British Columbia’s publicly owned electric utility expects its existing surplus of power will evaporate sooner than expected, after the provincial government approved another liquefied natural gas facility last month.

The province hopes to secure billions of dollars of investments in LNG and hydrogen production facilities, while at the same time reducing greenhouse gas emissions. To do both, it needs to ramp up its supply and distribution of electric power.

“There are indications of increased load and decreased supply from existing and committed resources, resulting in an earlier need for future resources,” BC Hydro’s chief regulatory officer, Chris Sandve, wrote in a March 23 letter to the B.C. Utilities Commission.

A week earlier, the provincial government approved the proposed Cedar LNG project, alongside a new energy action framework that calls for electrification of major new resource projects. With that added demand, BC Hydro predicts that its current plans “are insufficient to meet the future needs of our customers, and that additional near-term actions are required.”

The B.C. government’s new energy policy states that new LNG proposals need a credible plan to be net zero for emissions by 2030. The process of turning natural gas to liquid is energy-intensive, and usually is powered by burning natural gas.

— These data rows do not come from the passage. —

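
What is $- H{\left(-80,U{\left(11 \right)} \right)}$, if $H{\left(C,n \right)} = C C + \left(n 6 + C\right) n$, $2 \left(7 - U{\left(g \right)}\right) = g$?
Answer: $- \frac{12587}{2} \approx -6293.5$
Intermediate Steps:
$U{\left(g \right)} = 7 - \frac{g}{2}$
$H{\left(C,n \right)} = C^{2} + n \left(C + 6 n\right)$ ($H{\left(C,n \right)} = C^{2} + \left(6 n + C\right) n = C^{2} + \left(C + 6 n\right) n = C^{2} + n \left(C + 6 n\right)$)
$- H{\left(-80,U{\left(11 \right)} \right)} = - (\left(-80\right)^{2} + 6 \left(7 - \frac{11}{2}\right)^{2} - 80 \left(7 - \frac{11}{2}\right)) = - (6400 + 6 \left(7 - \frac{11}{2}\right)^{2} - 80 \left(7 - \frac{11}{2}\right)) = - (6400 + 6 \left(\frac{3}{2}\right)^{2} - 120) = - (6400 + 6 \cdot \frac{9}{4} - 120) = - (6400 + \frac{27}{2} - 120) = \left(-1\right) \frac{12587}{2} = - \frac{12587}{2}$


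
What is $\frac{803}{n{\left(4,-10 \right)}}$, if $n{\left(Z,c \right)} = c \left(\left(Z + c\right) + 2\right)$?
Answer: $\frac{803}{40} \approx 20.075$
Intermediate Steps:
$n{\left(Z,c \right)} = c \left(2 + Z + c\right)$
$\frac{803}{n{\left(4,-10 \right)}} = \frac{803}{\left(-10\right) \left(2 + 4 - 10\right)} = \frac{803}{\left(-10\right) \left(-4\right)} = \frac{803}{40}$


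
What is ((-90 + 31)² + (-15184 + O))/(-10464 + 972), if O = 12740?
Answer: -1037/9492 ≈ -0.10925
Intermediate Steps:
((-90 + 31)² + (-15184 + O))/(-10464 + 972) = ((-90 + 31)² + (-15184 + 12740))/(-10464 + 972) = ((-59)² - 2444)/(-9492) = (3481 - 2444)*(-1/9492) = 1037*(-1/9492) = -1037/9492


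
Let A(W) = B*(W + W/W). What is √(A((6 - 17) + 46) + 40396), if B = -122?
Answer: 2*√9001 ≈ 189.75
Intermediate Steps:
A(W) = -122 - 122*W (A(W) = -122*(W + W/W) = -122*(W + 1) = -122*(1 + W) = -122 - 122*W)
√(A((6 - 17) + 46) + 40396) = √((-122 - 122*((6 - 17) + 46)) + 40396) = √((-122 - 122*(-11 + 46)) + 40396) = √((-122 - 122*35) + 40396) = √((-122 - 4270) + 40396) = √(-4392 + 40396) = √36004 = 2*√9001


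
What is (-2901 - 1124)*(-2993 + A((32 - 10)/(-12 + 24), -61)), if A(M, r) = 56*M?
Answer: 34900775/3 ≈ 1.1634e+7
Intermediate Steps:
(-2901 - 1124)*(-2993 + A((32 - 10)/(-12 + 24), -61)) = (-2901 - 1124)*(-2993 + 56*((32 - 10)/(-12 + 24))) = -4025*(-2993 + 56*(22/12)) = -4025*(-2993 + 56*(22*(1/12))) = -4025*(-2993 + 56*(11/6)) = -4025*(-2993 + 308/3) = -4025*(-8671/3) = 34900775/3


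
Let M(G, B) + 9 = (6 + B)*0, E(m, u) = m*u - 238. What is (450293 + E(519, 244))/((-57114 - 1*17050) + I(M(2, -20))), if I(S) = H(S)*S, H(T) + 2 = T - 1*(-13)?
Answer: -576691/74182 ≈ -7.7740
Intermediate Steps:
H(T) = 11 + T (H(T) = -2 + (T - 1*(-13)) = -2 + (T + 13) = -2 + (13 + T) = 11 + T)
E(m, u) = -238 + m*u
M(G, B) = -9 (M(G, B) = -9 + (6 + B)*0 = -9 + 0 = -9)
I(S) = S*(11 + S) (I(S) = (11 + S)*S = S*(11 + S))
(450293 + E(519, 244))/((-57114 - 1*17050) + I(M(2, -20))) = (450293 + (-238 + 519*244))/((-57114 - 1*17050) - 9*(11 - 9)) = (450293 + (-238 + 126636))/((-57114 - 17050) - 9*2) = (450293 + 126398)/(-74164 - 18) = 576691/(-74182) = 576691*(-1/74182) = -576691/74182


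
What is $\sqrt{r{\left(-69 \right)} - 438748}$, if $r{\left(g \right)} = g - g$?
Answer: $2 i \sqrt{109687} \approx 662.38 i$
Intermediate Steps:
$r{\left(g \right)} = 0$
$\sqrt{r{\left(-69 \right)} - 438748} = \sqrt{0 - 438748} = \sqrt{-438748} = 2 i \sqrt{109687}$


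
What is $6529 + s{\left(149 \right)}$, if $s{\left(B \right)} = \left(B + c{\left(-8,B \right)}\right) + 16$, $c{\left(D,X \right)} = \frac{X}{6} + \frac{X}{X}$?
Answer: $\frac{40319}{6} \approx 6719.8$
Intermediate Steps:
$c{\left(D,X \right)} = 1 + \frac{X}{6}$ ($c{\left(D,X \right)} = X \frac{1}{6} + 1 = \frac{X}{6} + 1 = 1 + \frac{X}{6}$)
$s{\left(B \right)} = 17 + \frac{7 B}{6}$ ($s{\left(B \right)} = \left(B + \left(1 + \frac{B}{6}\right)\right) + 16 = \left(1 + \frac{7 B}{6}\right) + 16 = 17 + \frac{7 B}{6}$)
$6529 + s{\left(149 \right)} = 6529 + \left(17 + \frac{7}{6} \cdot 149\right) = 6529 + \left(17 + \frac{1043}{6}\right) = 6529 + \frac{1145}{6} = \frac{40319}{6}$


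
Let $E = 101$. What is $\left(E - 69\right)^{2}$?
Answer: $1024$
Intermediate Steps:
$\left(E - 69\right)^{2} = \left(101 - 69\right)^{2} = 32^{2} = 1024$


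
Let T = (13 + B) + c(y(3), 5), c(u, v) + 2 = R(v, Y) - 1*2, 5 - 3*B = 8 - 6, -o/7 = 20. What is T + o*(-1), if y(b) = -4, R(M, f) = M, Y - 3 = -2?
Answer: 155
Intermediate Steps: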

The only LNG facility under construction in the province is using natural gas for most of its power requirements for the first phase of the project. LNG Canada has said it also intends to use natural gas to launch Phase 2 as well, because BC Hydro has not provided the transmission infrastructure to Kitimat, to allow for electrification of the process.

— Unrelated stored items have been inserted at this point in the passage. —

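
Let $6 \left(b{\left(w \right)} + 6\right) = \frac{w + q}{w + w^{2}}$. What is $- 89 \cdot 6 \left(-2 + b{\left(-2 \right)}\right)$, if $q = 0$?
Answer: $4361$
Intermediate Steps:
$b{\left(w \right)} = -6 + \frac{w}{6 \left(w + w^{2}\right)}$ ($b{\left(w \right)} = -6 + \frac{\left(w + 0\right) \frac{1}{w + w^{2}}}{6} = -6 + \frac{w \frac{1}{w + w^{2}}}{6} = -6 + \frac{w}{6 \left(w + w^{2}\right)}$)
$- 89 \cdot 6 \left(-2 + b{\left(-2 \right)}\right) = - 89 \cdot 6 \left(-2 + \frac{-35 - -72}{6 \left(1 - 2\right)}\right) = - 89 \cdot 6 \left(-2 + \frac{-35 + 72}{6 \left(-1\right)}\right) = - 89 \cdot 6 \left(-2 + \frac{1}{6} \left(-1\right) 37\right) = - 89 \cdot 6 \left(-2 - \frac{37}{6}\right) = - 89 \cdot 6 \left(- \frac{49}{6}\right) = \left(-89\right) \left(-49\right) = 4361$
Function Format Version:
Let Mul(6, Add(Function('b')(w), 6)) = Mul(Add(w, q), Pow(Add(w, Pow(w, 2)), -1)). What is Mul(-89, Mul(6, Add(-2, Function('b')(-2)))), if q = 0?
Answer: 4361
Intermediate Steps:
Function('b')(w) = Add(-6, Mul(Rational(1, 6), w, Pow(Add(w, Pow(w, 2)), -1))) (Function('b')(w) = Add(-6, Mul(Rational(1, 6), Mul(Add(w, 0), Pow(Add(w, Pow(w, 2)), -1)))) = Add(-6, Mul(Rational(1, 6), Mul(w, Pow(Add(w, Pow(w, 2)), -1)))) = Add(-6, Mul(Rational(1, 6), w, Pow(Add(w, Pow(w, 2)), -1))))
Mul(-89, Mul(6, Add(-2, Function('b')(-2)))) = Mul(-89, Mul(6, Add(-2, Mul(Rational(1, 6), Pow(Add(1, -2), -1), Add(-35, Mul(-36, -2)))))) = Mul(-89, Mul(6, Add(-2, Mul(Rational(1, 6), Pow(-1, -1), Add(-35, 72))))) = Mul(-89, Mul(6, Add(-2, Mul(Rational(1, 6), -1, 37)))) = Mul(-89, Mul(6, Add(-2, Rational(-37, 6)))) = Mul(-89, Mul(6, Rational(-49, 6))) = Mul(-89, -49) = 4361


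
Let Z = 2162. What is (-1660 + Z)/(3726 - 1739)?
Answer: 502/1987 ≈ 0.25264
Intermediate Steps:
(-1660 + Z)/(3726 - 1739) = (-1660 + 2162)/(3726 - 1739) = 502/1987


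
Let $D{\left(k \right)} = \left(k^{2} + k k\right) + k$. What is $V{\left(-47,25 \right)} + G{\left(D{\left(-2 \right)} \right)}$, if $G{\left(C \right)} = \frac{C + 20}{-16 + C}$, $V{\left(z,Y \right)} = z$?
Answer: $- \frac{248}{5} \approx -49.6$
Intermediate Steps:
$D{\left(k \right)} = k + 2 k^{2}$ ($D{\left(k \right)} = \left(k^{2} + k^{2}\right) + k = 2 k^{2} + k = k + 2 k^{2}$)
$G{\left(C \right)} = \frac{20 + C}{-16 + C}$
$V{\left(-47,25 \right)} + G{\left(D{\left(-2 \right)} \right)} = -47 + \frac{20 - 2 \left(1 + 2 \left(-2\right)\right)}{-16 - 2 \left(1 + 2 \left(-2\right)\right)} = -47 + \frac{20 - 2 \left(1 - 4\right)}{-16 - 2 \left(1 - 4\right)} = -47 + \frac{20 - -6}{-16 - -6} = -47 + \frac{20 + 6}{-16 + 6} = -47 + \frac{1}{-10} \cdot 26 = -47 - \frac{13}{5} = - \frac{248}{5}$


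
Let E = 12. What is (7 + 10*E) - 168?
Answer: -41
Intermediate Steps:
(7 + 10*E) - 168 = (7 + 10*12) - 168 = (7 + 120) - 168 = 127 - 168 = -41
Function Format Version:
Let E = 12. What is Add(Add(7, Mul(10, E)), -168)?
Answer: -41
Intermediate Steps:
Add(Add(7, Mul(10, E)), -168) = Add(Add(7, Mul(10, 12)), -168) = Add(Add(7, 120), -168) = Add(127, -168) = -41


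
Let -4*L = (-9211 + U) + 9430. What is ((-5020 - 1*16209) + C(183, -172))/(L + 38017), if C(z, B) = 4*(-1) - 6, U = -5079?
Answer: -21239/39232 ≈ -0.54137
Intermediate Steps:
C(z, B) = -10 (C(z, B) = -4 - 6 = -10)
L = 1215 (L = -((-9211 - 5079) + 9430)/4 = -(-14290 + 9430)/4 = -¼*(-4860) = 1215)
((-5020 - 1*16209) + C(183, -172))/(L + 38017) = ((-5020 - 1*16209) - 10)/(1215 + 38017) = ((-5020 - 16209) - 10)/39232 = (-21229 - 10)*(1/39232) = -21239*1/39232 = -21239/39232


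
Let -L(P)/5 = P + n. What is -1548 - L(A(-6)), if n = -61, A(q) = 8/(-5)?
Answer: -1861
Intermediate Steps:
A(q) = -8/5 (A(q) = 8*(-1/5) = -8/5)
L(P) = 305 - 5*P (L(P) = -5*(P - 61) = -5*(-61 + P) = 305 - 5*P)
-1548 - L(A(-6)) = -1548 - (305 - 5*(-8/5)) = -1548 - (305 + 8) = -1548 - 1*313 = -1548 - 313 = -1861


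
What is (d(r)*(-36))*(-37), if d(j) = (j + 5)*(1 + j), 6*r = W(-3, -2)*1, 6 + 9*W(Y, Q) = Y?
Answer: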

BC Hydro is building the $16-billion Site C dam to address increasing demand in general. When it comes online in 2025, Site C will provide 1,100 megawatts of energy. But Phase 2 of LNG Canada, if it were to use electricity for its operations, would require about 90 per cent of that capacity.

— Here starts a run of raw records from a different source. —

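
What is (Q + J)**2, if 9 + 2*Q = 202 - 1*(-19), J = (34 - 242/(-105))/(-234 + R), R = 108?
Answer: 488998112656/43758225 ≈ 11175.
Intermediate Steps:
J = -1906/6615 (J = (34 - 242/(-105))/(-234 + 108) = (34 - 242*(-1/105))/(-126) = (34 + 242/105)*(-1/126) = (3812/105)*(-1/126) = -1906/6615 ≈ -0.28813)
Q = 106 (Q = -9/2 + (202 - 1*(-19))/2 = -9/2 + (202 + 19)/2 = -9/2 + (1/2)*221 = -9/2 + 221/2 = 106)
(Q + J)**2 = (106 - 1906/6615)**2 = (699284/6615)**2 = 488998112656/43758225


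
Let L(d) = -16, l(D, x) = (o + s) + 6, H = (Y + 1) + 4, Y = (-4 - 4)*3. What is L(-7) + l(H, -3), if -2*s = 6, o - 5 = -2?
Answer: -10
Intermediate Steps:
Y = -24 (Y = -8*3 = -24)
o = 3 (o = 5 - 2 = 3)
s = -3 (s = -½*6 = -3)
H = -19 (H = (-24 + 1) + 4 = -23 + 4 = -19)
l(D, x) = 6 (l(D, x) = (3 - 3) + 6 = 0 + 6 = 6)
L(-7) + l(H, -3) = -16 + 6 = -10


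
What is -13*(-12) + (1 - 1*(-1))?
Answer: 158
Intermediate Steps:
-13*(-12) + (1 - 1*(-1)) = 156 + (1 + 1) = 156 + 2 = 158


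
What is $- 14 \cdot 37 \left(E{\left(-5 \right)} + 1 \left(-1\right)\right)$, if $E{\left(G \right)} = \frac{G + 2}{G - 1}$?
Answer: $259$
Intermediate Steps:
$E{\left(G \right)} = \frac{2 + G}{-1 + G}$
$- 14 \cdot 37 \left(E{\left(-5 \right)} + 1 \left(-1\right)\right) = - 14 \cdot 37 \left(\frac{2 - 5}{-1 - 5} + 1 \left(-1\right)\right) = \left(-1\right) 518 \left(\frac{1}{-6} \left(-3\right) - 1\right) = - 518 \left(\left(- \frac{1}{6}\right) \left(-3\right) - 1\right) = - 518 \left(\frac{1}{2} - 1\right) = \left(-518\right) \left(- \frac{1}{2}\right) = 259$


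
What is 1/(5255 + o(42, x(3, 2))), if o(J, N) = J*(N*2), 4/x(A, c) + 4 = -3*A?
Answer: 13/67979 ≈ 0.00019124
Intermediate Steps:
x(A, c) = 4/(-4 - 3*A)
o(J, N) = 2*J*N (o(J, N) = J*(2*N) = 2*J*N)
1/(5255 + o(42, x(3, 2))) = 1/(5255 + 2*42*(-4/(4 + 3*3))) = 1/(5255 + 2*42*(-4/(4 + 9))) = 1/(5255 + 2*42*(-4/13)) = 1/(5255 - 336/13) = 1/(67979/13) = 13/67979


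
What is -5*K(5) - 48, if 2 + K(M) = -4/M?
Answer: -34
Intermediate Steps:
K(M) = -2 - 4/M
-5*K(5) - 48 = -5*(-2 - 4/5) - 48 = -5*(-2 - 4*⅕) - 48 = -5*(-2 - ⅘) - 48 = -5*(-14/5) - 48 = 14 - 48 = -34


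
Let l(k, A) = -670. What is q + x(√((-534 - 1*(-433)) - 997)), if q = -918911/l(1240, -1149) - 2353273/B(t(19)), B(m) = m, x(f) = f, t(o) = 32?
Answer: -773643879/10720 + 3*I*√122 ≈ -72168.0 + 33.136*I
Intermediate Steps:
q = -773643879/10720 (q = -918911/(-670) - 2353273/32 = -918911*(-1/670) - 2353273*1/32 = 918911/670 - 2353273/32 = -773643879/10720 ≈ -72168.)
q + x(√((-534 - 1*(-433)) - 997)) = -773643879/10720 + √((-534 - 1*(-433)) - 997) = -773643879/10720 + √((-534 + 433) - 997) = -773643879/10720 + √(-101 - 997) = -773643879/10720 + √(-1098) = -773643879/10720 + 3*I*√122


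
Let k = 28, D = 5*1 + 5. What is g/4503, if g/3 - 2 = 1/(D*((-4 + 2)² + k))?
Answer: 641/480320 ≈ 0.0013345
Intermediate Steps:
D = 10 (D = 5 + 5 = 10)
g = 1923/320 (g = 6 + 3/((10*((-4 + 2)² + 28))) = 6 + 3/((10*((-2)² + 28))) = 6 + 3/((10*(4 + 28))) = 6 + 3/((10*32)) = 6 + 3/320 = 1923/320 ≈ 6.0094)
g/4503 = (1923/320)/4503 = (1923/320)*(1/4503) = 641/480320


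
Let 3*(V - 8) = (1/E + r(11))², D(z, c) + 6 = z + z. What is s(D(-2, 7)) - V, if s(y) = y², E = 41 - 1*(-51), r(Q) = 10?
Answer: 495941/8464 ≈ 58.594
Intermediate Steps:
D(z, c) = -6 + 2*z (D(z, c) = -6 + (z + z) = -6 + 2*z)
E = 92 (E = 41 + 51 = 92)
V = 350459/8464 (V = 8 + (1/92 + 10)²/3 = 8 + (921/92)²/3 = 8 + (⅓)*(848241/8464) = 8 + 282747/8464 = 350459/8464 ≈ 41.406)
s(D(-2, 7)) - V = (-6 + 2*(-2))² - 1*350459/8464 = (-6 - 4)² - 350459/8464 = (-10)² - 350459/8464 = 100 - 350459/8464 = 495941/8464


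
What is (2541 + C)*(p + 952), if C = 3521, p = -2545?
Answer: -9656766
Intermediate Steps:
(2541 + C)*(p + 952) = (2541 + 3521)*(-2545 + 952) = 6062*(-1593) = -9656766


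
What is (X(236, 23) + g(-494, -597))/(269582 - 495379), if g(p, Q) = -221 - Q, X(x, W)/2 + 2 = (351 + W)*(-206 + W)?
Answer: 136512/225797 ≈ 0.60458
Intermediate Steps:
X(x, W) = -4 + 2*(-206 + W)*(351 + W) (X(x, W) = -4 + 2*((351 + W)*(-206 + W)) = -4 + 2*((-206 + W)*(351 + W)) = -4 + 2*(-206 + W)*(351 + W))
(X(236, 23) + g(-494, -597))/(269582 - 495379) = ((-144616 + 2*23**2 + 290*23) + (-221 - 1*(-597)))/(269582 - 495379) = ((-144616 + 2*529 + 6670) + (-221 + 597))/(-225797) = ((-144616 + 1058 + 6670) + 376)*(-1/225797) = (-136888 + 376)*(-1/225797) = -136512*(-1/225797) = 136512/225797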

The province has promised to cap greenhouse gas emissions for the oil and gas sector. That will require a large-scale switch to electric power all along the production chain – at a time when British Columbia is also planning to electrify everything from commercial transportation to home heating.

Jan Gorski, of the clean-energy think tank Pembina Institute, said B.C. has a lot of work to do to ensure that it can provide enough clean energy to meet its legislated greenhouse gas reduction targets for 2030. It will have to set priorities. “They need to figure out how much capacity can be built – and what it should be used for. There’s a lot of competing demands not just for LNG but for decarbonizing transport and buildings.”

According to his preliminary analysis, Mr. Gorski said B.C. would need the equivalent of 2½ additional Site C dams for even a modest development of LNG, if it is to stay within the constraints of emissions targets for the oil and gas sector.

Josie Osborne, B.C. Minister of Energy, Mines and Low Carbon Innovation, said the energy demand isn’t clear yet, as many of the major projects on the books have not yet received a final investment decision. In the meantime, BC Hydro is setting up a task force to determine how it can meet the government’s latest clean-energy objectives.

“We have the time right now to be doing the planning that we need to. And that’s exactly what we’re doing,” she said in an interview.

But BC Hydro is under pressure from Premier David Eby to speed up its timelines. The Crown corporation says it requires up to a decade to plan and build new transmission lines, and there is no other project on the scale of Site C in the works.

The BC Utilities Commission was set to conduct hearings this year on BC Hydro’s most recent Integrated Resource Plan, which is a 20-year planning document.

While that plan is now likely to be amended, the March 28 federal budget now offers some potential relief, proposing a 15-per-cent refundable tax credit for eligible investments in clean electricity including wind, solar, hydro, wave, tidal, nuclear, energy storage and electricity transmission.